An Irregular Beauty

Caught in the rain, this is Ballyannan Castle, a semi-fortified house built c.1650 for St John Brodrick, an English soldier who had arrived in Ireland almost a decade earlier as a captain of foot. By deft political footwork, he survived the turmoils of the rest of the century, only dying in 1711 at the age of 84 and leaving behind several sons, one of whom became the first Viscount Midleton. While the Brodrick family survives, Ballyannan did not do so, abandoned by the mid-18th century and already ruinous in 1786. The house is notable for its circular corner towers above which rise exceptionally tall chimneys. Ballyannan was once surrounded by extensive and elaborate pleasure gardens, described in 1743 as containing ‘all the irregular beauties that charm the fancy and delight the senses,’ but little now remains in fields given over to agricultural use, other than a small brick summerhouse (alas, heavy rain discouraged a visit to this. Another time…)

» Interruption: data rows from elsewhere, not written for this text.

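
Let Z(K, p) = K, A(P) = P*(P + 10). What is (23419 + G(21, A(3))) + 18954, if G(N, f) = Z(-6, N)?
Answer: 42367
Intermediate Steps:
A(P) = P*(10 + P)
G(N, f) = -6
(23419 + G(21, A(3))) + 18954 = (23419 - 6) + 18954 = 23413 + 18954 = 42367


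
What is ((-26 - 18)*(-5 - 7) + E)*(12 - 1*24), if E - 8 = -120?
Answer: -4992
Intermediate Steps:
E = -112 (E = 8 - 120 = -112)
((-26 - 18)*(-5 - 7) + E)*(12 - 1*24) = ((-26 - 18)*(-5 - 7) - 112)*(12 - 1*24) = (-44*(-12) - 112)*(12 - 24) = (528 - 112)*(-12) = 416*(-12) = -4992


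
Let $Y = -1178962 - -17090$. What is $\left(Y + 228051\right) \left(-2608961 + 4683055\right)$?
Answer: $-1936832533174$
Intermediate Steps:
$Y = -1161872$ ($Y = -1178962 + 17090 = -1161872$)
$\left(Y + 228051\right) \left(-2608961 + 4683055\right) = \left(-1161872 + 228051\right) \left(-2608961 + 4683055\right) = \left(-933821\right) 2074094 = -1936832533174$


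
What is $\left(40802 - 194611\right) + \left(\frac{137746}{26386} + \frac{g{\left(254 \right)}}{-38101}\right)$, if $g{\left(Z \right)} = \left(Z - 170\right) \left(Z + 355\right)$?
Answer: $- \frac{11044668770396}{71809499} \approx -1.5381 \cdot 10^{5}$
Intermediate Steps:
$g{\left(Z \right)} = \left(-170 + Z\right) \left(355 + Z\right)$
$\left(40802 - 194611\right) + \left(\frac{137746}{26386} + \frac{g{\left(254 \right)}}{-38101}\right) = \left(40802 - 194611\right) + \left(\frac{137746}{26386} + \frac{-60350 + 254^{2} + 185 \cdot 254}{-38101}\right) = -153809 + \left(137746 \cdot \frac{1}{26386} + \left(-60350 + 64516 + 46990\right) \left(- \frac{1}{38101}\right)\right) = -153809 + \left(\frac{68873}{13193} + 51156 \left(- \frac{1}{38101}\right)\right) = -153809 + \left(\frac{68873}{13193} - \frac{7308}{5443}\right) = -153809 + \frac{278461295}{71809499} = - \frac{11044668770396}{71809499}$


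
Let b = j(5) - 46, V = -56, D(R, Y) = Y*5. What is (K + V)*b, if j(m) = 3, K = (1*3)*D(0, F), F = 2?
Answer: 1118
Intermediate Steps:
D(R, Y) = 5*Y
K = 30 (K = (1*3)*(5*2) = 3*10 = 30)
b = -43 (b = 3 - 46 = -43)
(K + V)*b = (30 - 56)*(-43) = -26*(-43) = 1118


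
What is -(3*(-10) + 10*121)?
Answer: -1180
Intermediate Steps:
-(3*(-10) + 10*121) = -(-30 + 1210) = -1*1180 = -1180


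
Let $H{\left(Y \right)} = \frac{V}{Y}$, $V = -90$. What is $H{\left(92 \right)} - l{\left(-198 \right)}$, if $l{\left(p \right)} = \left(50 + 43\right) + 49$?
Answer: $- \frac{6577}{46} \approx -142.98$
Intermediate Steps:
$l{\left(p \right)} = 142$ ($l{\left(p \right)} = 93 + 49 = 142$)
$H{\left(Y \right)} = - \frac{90}{Y}$
$H{\left(92 \right)} - l{\left(-198 \right)} = - \frac{90}{92} - 142 = \left(-90\right) \frac{1}{92} - 142 = - \frac{45}{46} - 142 = - \frac{6577}{46}$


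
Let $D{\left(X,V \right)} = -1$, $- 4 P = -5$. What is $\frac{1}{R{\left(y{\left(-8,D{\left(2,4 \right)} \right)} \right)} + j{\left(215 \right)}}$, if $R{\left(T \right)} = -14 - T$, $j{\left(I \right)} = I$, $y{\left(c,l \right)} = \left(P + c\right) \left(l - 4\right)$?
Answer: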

3 comments on “An Irregular Beauty

  1. A Brodrick descendant was Albinia Brodrick, nurse and writer, who became an avid Sinn Féin supporter. Following the burning of Castle Bernard and the kidnapping of her cousin Lord Bandon by the IRA in June 1921, she paid a most unwelcome visit to Lady Bandon who had relocated to a house on the Castle Bernard grounds.

  2. Finola says:

    Ballyannan is a little known gem of a site.

  3. Tony Harpur says:

    Ballyannan Castle is recorded in the Down Survey as being the property of Edward Gould in 1641. He is most likely the builder. Sir St John Brodrick (correct name) or his heirs enlarged the windows after 1653. The castle, with magnificent gardens were described as ‘a paradise of the Brodricks’ by John Carteret Pilkington in his autobiography. Pilkington had visited Ballyannan in the mid 1740s when the house was occupied by several Brodrick ladies, either widows or spinsters.